Are there any techniques I can use to narrow down the cause of this issue?
----- EDIT -----
These are the results of running the Mono profiler and reporting on lock contentions:
Monitor lock summary
Lock object 0x7f05190c9fe0: 1 contentions
0.002126 secs total wait time, 0.002126 max, 0.002126 average
1 contentions from:
(wrapper runtime-invoke) object:runtime_invoke_void__this__ (object,intptr,intptr,intptr)
System.Threading.Thread:StartInternal ()
System.Threading.Timer/Scheduler:SchedulerThread ()
(wrapper unknown) System.Threading.Monitor:FastMonitorEnterV4 (object,bool&)
System.Threading.Monitor:Enter (object,bool&)
System.Threading.Monitor:TryEnter (object,int,bool&)
(wrapper managed-to-native) System.Threading.Monitor:try_enter_with_atomic_var (object,int,bool&)
Lock object 0x7f051910b100: 1 contentions
0.000628 secs total wait time, 0.000628 max, 0.000628 average
1 contentions from:
Ninject.Components.ComponentContainer:Get (System.Type)
Ninject.Components.ComponentContainer:ResolveInstance (System.Type,System.Type)
Ninject.Components.ComponentContainer:CreateNewInstance (System.Type,System.Type)
System.Reflection.ConstructorInfo:Invoke (object[])
System.Reflection.MonoCMethod:Invoke (System.Reflection.BindingFlags,System.Reflection.Binder,object[],System.Globalization.CultureInfo)
System.Reflection.MonoCMethod:DoInvoke (object,System.Reflection.BindingFlags,System.Reflection.Binder,object[],System.Globalization.CultureInfo)
System.Reflection.MonoCMethod:InternalInvoke (object,object[])
(wrapper managed-to-native) System.Reflection.MonoCMethod:InternalInvoke (System.Reflection.MonoCMethod,object,object[],System.Exception&)
(wrapper runtime-invoke) <Module>:runtime_invoke_void__this___object (object,intptr,intptr,intptr)
Ninject.Activation.Caching.ActivationCache:.ctor (Ninject.Activation.Caching.ICachePruner)
Ninject.Activation.Caching.GarbageCollectionCachePruner:Start (Ninject.Activation.Caching.IPruneable)
(wrapper remoting-invoke-with-check) System.Threading.Timer:.ctor (System.Threading.TimerCallback,object,int,int)

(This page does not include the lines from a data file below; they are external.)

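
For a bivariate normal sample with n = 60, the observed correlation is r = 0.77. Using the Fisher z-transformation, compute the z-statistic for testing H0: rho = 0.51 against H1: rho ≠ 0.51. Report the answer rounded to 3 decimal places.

3.455

Fisher z: atanh(0.77) = 1.020328, atanh(0.51) = 0.562730
z = (z_r − z_0)·√(n−3) = (1.020328 − 0.562730)·√57 = 0.457598 · 7.549834 = 3.455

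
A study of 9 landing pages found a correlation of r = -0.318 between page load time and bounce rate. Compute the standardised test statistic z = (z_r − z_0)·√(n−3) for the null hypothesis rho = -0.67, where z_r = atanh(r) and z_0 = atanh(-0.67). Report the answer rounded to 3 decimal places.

Fisher z: atanh(-0.318) = -0.329421, atanh(-0.67) = -0.810743
z = (z_r − z_0)·√(n−3) = (-0.329421 − (-0.810743))·√6 = 0.481322 · 2.449490 = 1.179

1.179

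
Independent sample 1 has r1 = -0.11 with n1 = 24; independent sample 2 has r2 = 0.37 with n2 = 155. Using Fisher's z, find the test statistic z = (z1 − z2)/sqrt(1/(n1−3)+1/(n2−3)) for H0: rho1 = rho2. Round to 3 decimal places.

-2.143

z1 = atanh(-0.11) = -0.110447,  z2 = atanh(0.37) = 0.388423
SE = √(1/(n1−3) + 1/(n2−3)) = √(1/21 + 1/152) = √(0.0476190 + 0.0065789) = √0.0541979 = 0.232804
z = (z1 − z2)/SE = (-0.110447 − 0.388423) / 0.232804 = -0.498870 / 0.232804 = -2.143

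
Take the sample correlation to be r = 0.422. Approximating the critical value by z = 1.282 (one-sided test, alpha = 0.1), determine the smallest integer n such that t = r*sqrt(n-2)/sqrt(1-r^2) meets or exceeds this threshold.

10

r√(n−2)/√(1−r²) ≥ 1.282  ⇔  n−2 ≥ (1.282)²·(1−r²)/r²
(1−r²)/r² = (1−0.178084)/0.178084 = 4.6153
n ≥ 2 + 1.643524·4.6153 = 2 + 7.5854 = 9.5854
⌈9.5854⌉ = 10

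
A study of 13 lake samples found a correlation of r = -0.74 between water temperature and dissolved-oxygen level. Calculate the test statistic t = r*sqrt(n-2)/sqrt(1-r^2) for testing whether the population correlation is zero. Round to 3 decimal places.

t = r·√(n−2) / √(1−r²) with r = -0.74, n = 13
  = -0.74·√11 / √(1 − 0.5476)
  = -0.74·3.316625 / 0.672607
  = -2.454303 / 0.672607 = -3.649

-3.649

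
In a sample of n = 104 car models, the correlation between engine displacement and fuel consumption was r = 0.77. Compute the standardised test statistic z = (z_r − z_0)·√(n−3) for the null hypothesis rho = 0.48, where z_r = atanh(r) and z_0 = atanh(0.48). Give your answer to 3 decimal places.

4.998

Fisher z: atanh(0.77) = 1.020328, atanh(0.48) = 0.522984
z = (z_r − z_0)·√(n−3) = (1.020328 − 0.522984)·√101 = 0.497344 · 10.049876 = 4.998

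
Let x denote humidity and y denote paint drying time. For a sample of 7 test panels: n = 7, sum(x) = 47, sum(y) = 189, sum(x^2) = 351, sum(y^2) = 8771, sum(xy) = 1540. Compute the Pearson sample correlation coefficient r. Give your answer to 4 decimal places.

S_xy = nΣxy − ΣxΣy = 7·1540 − 47·189 = 10780 − 8883 = 1897
S_xx = nΣx² − (Σx)² = 7·351 − 47² = 2457 − 2209 = 248
S_yy = nΣy² − (Σy)² = 7·8771 − 189² = 61397 − 35721 = 25676
r = S_xy / √(S_xx·S_yy) = 1897 / √(248·25676) = 1897 / √6367648 = 1897 / 2523.4199 = 0.7518

0.7518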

System.Threading.Timer:.ctor (System.Threading.TimerCallback,object,int,int)
System.Threading.Timer:Init (System.Threading.TimerCallback,object,long,long)
System.Threading.Timer:Change (long,long,bool)

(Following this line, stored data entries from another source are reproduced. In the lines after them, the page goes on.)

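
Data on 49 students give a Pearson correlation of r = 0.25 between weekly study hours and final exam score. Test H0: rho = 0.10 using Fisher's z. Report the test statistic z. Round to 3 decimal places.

1.052

z_r = atanh(0.25) = 0.255413,  z_0 = atanh(0.10) = 0.100335
SE = 1/√(n−3) = 1/√46 = 0.147442
z = (z_r − z_0)/SE = (0.255413 − 0.100335) / 0.147442 = 0.155078 / 0.147442 = 1.052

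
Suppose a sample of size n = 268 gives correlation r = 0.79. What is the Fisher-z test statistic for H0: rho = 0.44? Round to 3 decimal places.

z_r = atanh(0.79) = 1.071432,  z_0 = atanh(0.44) = 0.472231
SE = 1/√(n−3) = 1/√265 = 0.061430
z = (z_r − z_0)/SE = (1.071432 − 0.472231) / 0.061430 = 0.599201 / 0.061430 = 9.754

9.754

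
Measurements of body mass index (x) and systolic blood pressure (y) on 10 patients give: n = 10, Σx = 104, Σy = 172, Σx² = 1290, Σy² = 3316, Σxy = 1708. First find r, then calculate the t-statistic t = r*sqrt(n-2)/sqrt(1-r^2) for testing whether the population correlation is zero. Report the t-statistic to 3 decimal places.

-0.876

S_xy = nΣxy − ΣxΣy = 10·1708 − 104·172 = 17080 − 17888 = -808
S_xx = nΣx² − (Σx)² = 10·1290 − 104² = 12900 − 10816 = 2084
S_yy = nΣy² − (Σy)² = 10·3316 − 172² = 33160 − 29584 = 3576
r = S_xy / √(S_xx·S_yy) = -808 / √(2084·3576) = -808 / √7452384 = -808 / 2729.9055 = -0.2960
t = r·√(n−2)/√(1−r²) = -0.2960·√8 / √(1−0.087616) = -0.837214 / 0.955188 = -0.876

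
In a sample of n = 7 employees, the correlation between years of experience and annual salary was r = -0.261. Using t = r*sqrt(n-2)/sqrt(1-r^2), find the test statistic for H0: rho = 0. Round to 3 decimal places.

t = r·√(n−2) / √(1−r²) with r = -0.261, n = 7
  = -0.261·√5 / √(1 − 0.068121)
  = -0.261·2.236068 / 0.965339
  = -0.583614 / 0.965339 = -0.605

-0.605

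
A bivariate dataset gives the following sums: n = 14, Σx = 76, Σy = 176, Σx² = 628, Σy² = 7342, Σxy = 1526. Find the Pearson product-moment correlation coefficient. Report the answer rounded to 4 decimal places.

Numerator: nΣxy − (Σx)(Σy) = 14·1526 − (76)(176) = 7988
Denominator: √[(nΣx²−(Σx)²)(nΣy²−(Σy)²)]
  nΣx²−(Σx)² = 14·628 − 5776 = 3016;  nΣy²−(Σy)² = 14·7342 − 30976 = 71812
  √(3016·71812) = √216584992 = 14716.8268
r = 7988 / 14716.8268 = 0.5428

0.5428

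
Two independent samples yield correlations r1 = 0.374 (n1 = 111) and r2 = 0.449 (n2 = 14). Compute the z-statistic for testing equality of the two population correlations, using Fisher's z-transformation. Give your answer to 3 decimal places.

-0.286

z1 = atanh(0.374) = 0.393066,  z2 = atanh(0.449) = 0.483447
SE = √(1/(n1−3) + 1/(n2−3)) = √(1/108 + 1/11) = √(0.0092593 + 0.0909091) = √0.1001684 = 0.316494
z = (z1 − z2)/SE = (0.393066 − 0.483447) / 0.316494 = -0.090381 / 0.316494 = -0.286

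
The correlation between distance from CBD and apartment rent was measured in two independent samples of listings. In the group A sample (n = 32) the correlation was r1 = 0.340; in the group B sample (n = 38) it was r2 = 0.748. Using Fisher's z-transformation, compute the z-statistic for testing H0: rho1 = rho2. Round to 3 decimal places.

z1 = atanh(0.340) = 0.354093,  z2 = atanh(0.748) = 0.968399
SE = √(1/(n1−3) + 1/(n2−3)) = √(1/29 + 1/35) = √(0.0344828 + 0.0285714) = √0.0630542 = 0.251106
z = (z1 − z2)/SE = (0.354093 − 0.968399) / 0.251106 = -0.614306 / 0.251106 = -2.446

-2.446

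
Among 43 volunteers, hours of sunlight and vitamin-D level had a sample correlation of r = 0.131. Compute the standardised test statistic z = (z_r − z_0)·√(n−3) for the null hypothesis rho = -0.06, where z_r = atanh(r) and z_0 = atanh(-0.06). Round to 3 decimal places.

Fisher z: atanh(0.131) = 0.131757, atanh(-0.06) = -0.060072
z = (z_r − z_0)·√(n−3) = (0.131757 − (-0.060072))·√40 = 0.191829 · 6.324555 = 1.213

1.213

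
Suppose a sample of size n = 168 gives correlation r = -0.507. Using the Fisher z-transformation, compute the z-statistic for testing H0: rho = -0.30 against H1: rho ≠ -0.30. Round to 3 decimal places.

z_r = atanh(-0.507) = -0.558684,  z_0 = atanh(-0.30) = -0.309520
SE = 1/√(n−3) = 1/√165 = 0.077850
z = (z_r − z_0)/SE = (-0.558684 − (-0.309520)) / 0.077850 = -0.249164 / 0.077850 = -3.201

-3.201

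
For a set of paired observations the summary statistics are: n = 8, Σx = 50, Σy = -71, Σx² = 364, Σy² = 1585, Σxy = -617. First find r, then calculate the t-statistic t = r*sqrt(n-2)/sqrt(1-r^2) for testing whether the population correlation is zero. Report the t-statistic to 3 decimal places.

S_xy = nΣxy − ΣxΣy = 8·(-617) − 50·(-71) = -4936 − (-3550) = -1386
S_xx = nΣx² − (Σx)² = 8·364 − 50² = 2912 − 2500 = 412
S_yy = nΣy² − (Σy)² = 8·1585 − (-71)² = 12680 − 5041 = 7639
r = S_xy / √(S_xx·S_yy) = -1386 / √(412·7639) = -1386 / √3147268 = -1386 / 1774.0541 = -0.7813
t = r·√(n−2)/√(1−r²) = -0.7813·√6 / √(1−0.610430) = -1.913786 / 0.624155 = -3.066

-3.066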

System.Threading.Timer/Scheduler:Change (System.Threading.Timer,long)
(wrapper unknown) System.Threading.Monitor:FastMonitorEnterV4 (object,bool&)

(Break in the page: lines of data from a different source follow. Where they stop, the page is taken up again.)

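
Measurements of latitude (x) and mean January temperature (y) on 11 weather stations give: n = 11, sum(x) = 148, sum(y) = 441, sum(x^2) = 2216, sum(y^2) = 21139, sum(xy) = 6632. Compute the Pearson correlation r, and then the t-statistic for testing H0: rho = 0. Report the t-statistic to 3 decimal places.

3.896

Numerator: nΣxy − (Σx)(Σy) = 11·6632 − (148)(441) = 7684
Denominator: √[(nΣx²−(Σx)²)(nΣy²−(Σy)²)]
  nΣx²−(Σx)² = 11·2216 − 21904 = 2472;  nΣy²−(Σy)² = 11·21139 − 194481 = 38048
  √(2472·38048) = √94054656 = 9698.1780
r = 7684 / 9698.1780 = 0.7923
t = r·√(n−2)/√(1−r²) = 0.7923·√9 / √(1−0.627739) = 2.376900 / 0.610132 = 3.896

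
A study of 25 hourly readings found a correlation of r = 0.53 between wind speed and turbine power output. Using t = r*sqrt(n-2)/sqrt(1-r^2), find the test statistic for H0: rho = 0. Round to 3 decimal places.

t = r·√(n−2) / √(1−r²) with r = 0.53, n = 25
  = 0.53·√23 / √(1 − 0.2809)
  = 0.53·4.795832 / 0.847998
  = 2.541791 / 0.847998 = 2.997

2.997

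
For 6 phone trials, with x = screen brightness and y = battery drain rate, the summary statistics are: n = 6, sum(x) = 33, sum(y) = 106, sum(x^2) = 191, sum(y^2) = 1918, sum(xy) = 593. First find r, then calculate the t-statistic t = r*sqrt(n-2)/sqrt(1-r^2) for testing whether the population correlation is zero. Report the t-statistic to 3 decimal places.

S_xy = nΣxy − ΣxΣy = 6·593 − 33·106 = 3558 − 3498 = 60
S_xx = nΣx² − (Σx)² = 6·191 − 33² = 1146 − 1089 = 57
S_yy = nΣy² − (Σy)² = 6·1918 − 106² = 11508 − 11236 = 272
r = S_xy / √(S_xx·S_yy) = 60 / √(57·272) = 60 / √15504 = 60 / 124.5151 = 0.4819
t = r·√(n−2)/√(1−r²) = 0.4819·√4 / √(1−0.232228) = 0.963800 / 0.876226 = 1.100

1.100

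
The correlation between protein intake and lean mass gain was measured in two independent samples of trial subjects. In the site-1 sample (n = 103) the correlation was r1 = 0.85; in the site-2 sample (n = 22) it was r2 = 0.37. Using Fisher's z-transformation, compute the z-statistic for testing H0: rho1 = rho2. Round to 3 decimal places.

z1 = atanh(0.85) = 1.256153,  z2 = atanh(0.37) = 0.388423
SE = √(1/(n1−3) + 1/(n2−3)) = √(1/100 + 1/19) = √(0.0100000 + 0.0526316) = √0.0626316 = 0.250263
z = (z1 − z2)/SE = (1.256153 − 0.388423) / 0.250263 = 0.867730 / 0.250263 = 3.467

3.467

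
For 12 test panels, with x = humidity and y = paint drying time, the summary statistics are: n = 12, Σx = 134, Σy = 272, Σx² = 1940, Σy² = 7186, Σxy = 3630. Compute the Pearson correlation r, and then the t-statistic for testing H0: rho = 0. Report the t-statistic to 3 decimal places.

S_xy = nΣxy − ΣxΣy = 12·3630 − 134·272 = 43560 − 36448 = 7112
S_xx = nΣx² − (Σx)² = 12·1940 − 134² = 23280 − 17956 = 5324
S_yy = nΣy² − (Σy)² = 12·7186 − 272² = 86232 − 73984 = 12248
r = S_xy / √(S_xx·S_yy) = 7112 / √(5324·12248) = 7112 / √65208352 = 7112 / 8075.1689 = 0.8807
t = r·√(n−2)/√(1−r²) = 0.8807·√10 / √(1−0.775632) = 2.785018 / 0.473675 = 5.880

5.880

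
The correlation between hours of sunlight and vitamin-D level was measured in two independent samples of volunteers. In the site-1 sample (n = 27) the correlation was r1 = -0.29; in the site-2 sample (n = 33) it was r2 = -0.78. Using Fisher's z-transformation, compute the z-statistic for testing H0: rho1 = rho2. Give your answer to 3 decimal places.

2.727

Fisher z-transforms: z1 = atanh(-0.29) = -0.298566, z2 = atanh(-0.78) = -1.045371; difference d = 0.746805
Var(d) = 1/24 + 1/30 = 0.0416667 + 0.0333333 = 0.0750000
z = d/√Var(d) = 0.746805 / √0.0750000 = 0.746805 / 0.273861 = 2.727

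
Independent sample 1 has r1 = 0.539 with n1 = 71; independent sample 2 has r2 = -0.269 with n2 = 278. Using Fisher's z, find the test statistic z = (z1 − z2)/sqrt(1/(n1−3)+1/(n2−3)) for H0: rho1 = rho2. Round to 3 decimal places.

z1 = atanh(0.539) = 0.602745,  z2 = atanh(-0.269) = -0.275786
SE = √(1/(n1−3) + 1/(n2−3)) = √(1/68 + 1/275) = √(0.0147059 + 0.0036364) = √0.0183423 = 0.135434
z = (z1 − z2)/SE = (0.602745 − (-0.275786)) / 0.135434 = 0.878531 / 0.135434 = 6.487

6.487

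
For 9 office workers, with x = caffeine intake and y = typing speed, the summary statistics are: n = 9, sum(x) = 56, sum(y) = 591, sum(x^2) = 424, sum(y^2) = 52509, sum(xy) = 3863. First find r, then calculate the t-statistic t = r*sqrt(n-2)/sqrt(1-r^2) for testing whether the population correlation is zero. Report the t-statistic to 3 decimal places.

0.491

S_xy = nΣxy − ΣxΣy = 9·3863 − 56·591 = 34767 − 33096 = 1671
S_xx = nΣx² − (Σx)² = 9·424 − 56² = 3816 − 3136 = 680
S_yy = nΣy² − (Σy)² = 9·52509 − 591² = 472581 − 349281 = 123300
r = S_xy / √(S_xx·S_yy) = 1671 / √(680·123300) = 1671 / √83844000 = 1671 / 9156.6369 = 0.1825
t = r·√(n−2)/√(1−r²) = 0.1825·√7 / √(1−0.033306) = 0.482850 / 0.983206 = 0.491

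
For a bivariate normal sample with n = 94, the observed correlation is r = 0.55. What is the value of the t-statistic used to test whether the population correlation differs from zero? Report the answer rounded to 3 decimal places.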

System.Threading.Monitor:Enter (object,bool&)
System.Threading.Monitor:TryEnter (object,int,bool&)
(wrapper managed-to-native) System.Threading.Monitor:try_enter_with_atomic_var (object,int,bool&)
Lock object 0x7f05190ca000: 1 contentions
0.000347 secs total wait time, 0.000347 max, 0.000347 average
1 contentions from:
(wrapper runtime-invoke) object:runtime_invoke_void__this__ (object,intptr,intptr,intptr)
System.Threading.Thread:StartInternal ()
System.Threading.Timer/Scheduler:SchedulerThread ()
(wrapper remoting-invoke-with-check) System.Threading.EventWaitHandle:Reset ()
System.Threading.EventWaitHandle:Reset ()
(wrapper unknown) System.Threading.Monitor:FastMonitorEnterV4 (object,bool&)
System.Threading.Monitor:Enter (object,bool&)
System.Threading.Monitor:TryEnter (object,int,bool&)
(wrapper managed-to-native) System.Threading.Monitor:try_enter_with_atomic_var (object,int,bool&)
Lock contentions: 3
Lock acquired: 3
Lock failures: 0
This is from running the game for around 20-30 seconds, under which I observed at least 10 lag spikes. There's only 3 lock contentions in that time, and all of them take less than 16ms to resolve.